The text of the Synodikon of Orthodoxy has been much altered over the centuries, chiefly by the addition of material and names that postdate the Restoration of the Icons in 843. This is the case with the text that is printed in the current Triodia. Some of the more zealous contemporary Orthodox even include condemnations of such things as the ‘pan-heresy of Ecumenism‘. It is probably impossible to reconstruct the original text exactly. However the British Library possesses a manuscript, (BL. Additional 28816) written in 1110 or 1111 by a monk Andrew of the monastery of Oleni in Moraea, which may give some idea of the scope and contents of the original. In the opinion of Jean Gouillard, the editor of the critical edition of the Synodikon, ‘the London manuscript is certainly one of the best witnesses to the primitive and purely Constantinopolitan form of the Synodikon’. The manuscript was unknown to him when he prepared his edition and has in consequence been generally neglected.

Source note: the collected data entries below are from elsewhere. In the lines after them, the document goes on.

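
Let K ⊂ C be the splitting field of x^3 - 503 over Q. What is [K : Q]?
[K : Q] = 6

The roots of x^3 - 503 are ∛503, ω∛503, ω^2∛503 where ω = e^(2πi/3) is a primitive cube root of unity, so K = Q(∛503, ω). Now [Q(∛503):Q] = 3 (since 503 is not a perfect cube, x^3 - 503 is irreducible) and [Q(ω):Q] = 2. Both 2 and 3 divide [K:Q], and [K:Q] ≤ 3·2 = 6, so [K:Q] = 6. (Equivalently: Q(∛503) ⊂ R but ω ∉ R, so [K : Q(∛503)] = 2.)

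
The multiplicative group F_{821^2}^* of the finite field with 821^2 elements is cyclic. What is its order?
|F_{821^2}^*| = 674040

F_{821^2} has 821^2 = 674041 elements; its multiplicative group consists of all nonzero elements, so |F_{821^2}^*| = 674041 - 1 = 674040. (It is cyclic since any finite subgroup of the multiplicative group of a field is cyclic.)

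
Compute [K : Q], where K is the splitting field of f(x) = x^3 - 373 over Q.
[K : Q] = 6

The roots of x^3 - 373 are ∛373, ω∛373, ω^2∛373 where ω = e^(2πi/3) is a primitive cube root of unity, so K = Q(∛373, ω). Now [Q(∛373):Q] = 3 (since 373 is not a perfect cube, x^3 - 373 is irreducible) and [Q(ω):Q] = 2. Both 2 and 3 divide [K:Q], and [K:Q] ≤ 3·2 = 6, so [K:Q] = 6. (Equivalently: Q(∛373) ⊂ R but ω ∉ R, so [K : Q(∛373)] = 2.)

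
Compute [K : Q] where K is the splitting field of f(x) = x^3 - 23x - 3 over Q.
[K : Q] = 6

By the rational root test, any rational root of the monic integer polynomial f(x) = x^3 - 23x - 3 must be an integer dividing the constant term -3, i.e. one of ±{1, 3}. Evaluating: f(1) = -25, f(-1) = 19, f(3) = -45, f(-3) = 39; none is 0, so f has no rational root and is therefore irreducible over Q (a cubic with no linear factor over a field is irreducible). For an irreducible cubic, the Galois group is A_3 or S_3 according as the discriminant disc(f) = -4a^3 - 27b^2 = -4·(-23)^3 - 27·(-3)^2 = 48425 is or is not a square in Q. Here disc(f) = 48425 is not a perfect square in Q, so the Galois group of f over Q is not contained in A_3 and must be all of S_3. The splitting field has degree |S_3| = 6 over Q, so [K : Q] = 6.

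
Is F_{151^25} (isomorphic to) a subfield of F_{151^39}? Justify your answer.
No: F_{151^25} is not a subfield of F_{151^39}

F_{p^m} embeds in F_{p^n} iff m | n. Here 25 ∤ 39 (since 39 = 1·25 + 14 with remainder 14 ≠ 0), so F_{151^25} is not a subfield of F_{151^39}. Equivalently: if it were, the tower law would give 25 = [F_{151^25}:F_151] dividing [F_{151^39}:F_151] = 39, contradiction.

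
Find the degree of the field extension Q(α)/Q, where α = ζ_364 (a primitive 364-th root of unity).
[Q(α):Q] = 144

The minimal polynomial of ζ_364 over Q is the 364-th cyclotomic polynomial Φ_364(x), which is irreducible over Q and has degree φ(364) = 144. Hence [Q(α):Q] = φ(364) = 144.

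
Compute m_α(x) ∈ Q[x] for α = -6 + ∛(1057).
m_α(x) = x^3 + 18x^2 + 108x - 841

Set β = α + 6 = ∛(1057), so β^3 = 1057. Then (α + 6)^3 - 1057 = 0, i.e. α is a root of g(x) = (x + 6)^3 - 1057 = x^3 + 18x^2 + 108x - 841. Since g(x) = h(x + 6) where h(x) = x^3 - 1057, and h is irreducible over Q (because 1057 is not a perfect cube, so h has no rational root, and a monic cubic with no rational root is irreducible), g is also irreducible (irreducibility is preserved under the substitution x → x + 6). Hence m_α(x) = x^3 + 18x^2 + 108x - 841.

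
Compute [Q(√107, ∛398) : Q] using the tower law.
[Q(√107, ∛398) : Q] = 6

Let L = Q(√107, ∛398). Since Q(√107) ⊂ L and [Q(√107):Q] = 2, the tower law gives 2 | [L:Q]. Likewise Q(∛398) ⊂ L with [Q(∛398):Q] = 3 (because 398 is not a perfect cube), so 3 | [L:Q]. As gcd(2,3) = 1, [L:Q] is divisible by 6. Conversely L is generated over Q by √107 and ∛398, so [L:Q] ≤ 2·3 = 6. Therefore [Q(√107, ∛398) : Q] = 6.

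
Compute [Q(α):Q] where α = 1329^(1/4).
[Q(α):Q] = 4

α is a root of x^4 - 1329. By Eisenstein's criterion at the prime p = 3 (which divides the constant term 1329 but p^2 = 9 does not, since 1329 is squarefree), x^4 - 1329 is irreducible over Q. Hence [Q(α):Q] = 4.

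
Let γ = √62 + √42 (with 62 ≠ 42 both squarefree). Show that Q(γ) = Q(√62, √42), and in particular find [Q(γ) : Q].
[Q(γ) : Q] = 4 (equivalently, Q(γ) = Q(√62, √42))

Obviously Q(γ) ⊆ Q(√62, √42), and [Q(√62, √42):Q] = 4 (since 62, 42 are distinct squarefree integers > 1 with 2604 not a perfect square). To show equality we compute the minimal polynomial of γ. From γ = √62 + √42: γ^2 = 62 + 2√(2604) + 42 = 104 + 2√(2604), so γ^2 - 104 = 2√(2604); squaring, (γ^2 - 104)^2 = 4·2604, i.e. γ^4 - 208γ^2 + 10816 - 10416 = 0, i.e. γ^4 - 208γ^2 + 400 = 0. So γ is a root of x^4 - 208x^2 + 400. This polynomial is irreducible over Q: it has no rational root (each ±√62 ± √42 is irrational), and any factorization into two quadratics over Q would force √(2604) ∈ Q (pairing opposite roots) or √62, √42 ∈ Q (other pairings), all impossible. Hence [Q(γ):Q] = 4 = [Q(√62, √42):Q], so Q(γ) = Q(√62, √42).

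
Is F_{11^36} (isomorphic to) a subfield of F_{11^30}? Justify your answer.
No: F_{11^36} is not a subfield of F_{11^30}

F_{p^m} embeds in F_{p^n} iff m | n. Here 36 ∤ 30 (since 30 = 0·36 + 30 with remainder 30 ≠ 0), so F_{11^36} is not a subfield of F_{11^30}. Equivalently: if it were, the tower law would give 36 = [F_{11^36}:F_11] dividing [F_{11^30}:F_11] = 30, contradiction.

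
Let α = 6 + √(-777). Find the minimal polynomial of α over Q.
m_α(x) = x^2 - 12x + 813

From α - 6 = √(-777), squaring gives (α - 6)^2 = -777, i.e. α^2 - 12α + 36 = -777, so α^2 - 12α + 813 = 0. The discriminant of x^2 - 12x + 813 is (-12)^2 - 4·(813) = 144 - 3252 = -3108, and 4·(-777) is not a perfect square in Q since -777 is squarefree and ≠ 1. Hence x^2 - 12x + 813 is irreducible over Q and is the minimal polynomial of α.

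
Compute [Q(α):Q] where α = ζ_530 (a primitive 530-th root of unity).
[Q(α):Q] = 208

The minimal polynomial of ζ_530 over Q is the 530-th cyclotomic polynomial Φ_530(x), which is irreducible over Q and has degree φ(530) = 208. Hence [Q(α):Q] = φ(530) = 208.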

This text of the Synodikon is written at the end of a manuscript of the Acts, Epistles and Apocalypse, with the somewhat misleading title ‘Definition [Horos] of the 7th Holy Synod’. The text of the Synodikon is finely written in red and black and is provided throughout with ekphonetic notation. The text was, therefore, intended to be solemnly chanted, like the Apostle or Gospel, and not simply read. A number of names, in particular those of Symeon Stylites and Theodore the Studite, are given special prominence. The words ’God will give their kingdom peace. Heavenly King, protect those on earth!’ are, it seems, peculiar to this manuscript. The seven numbered paragraphs are so numbered in the margin of the manuscript.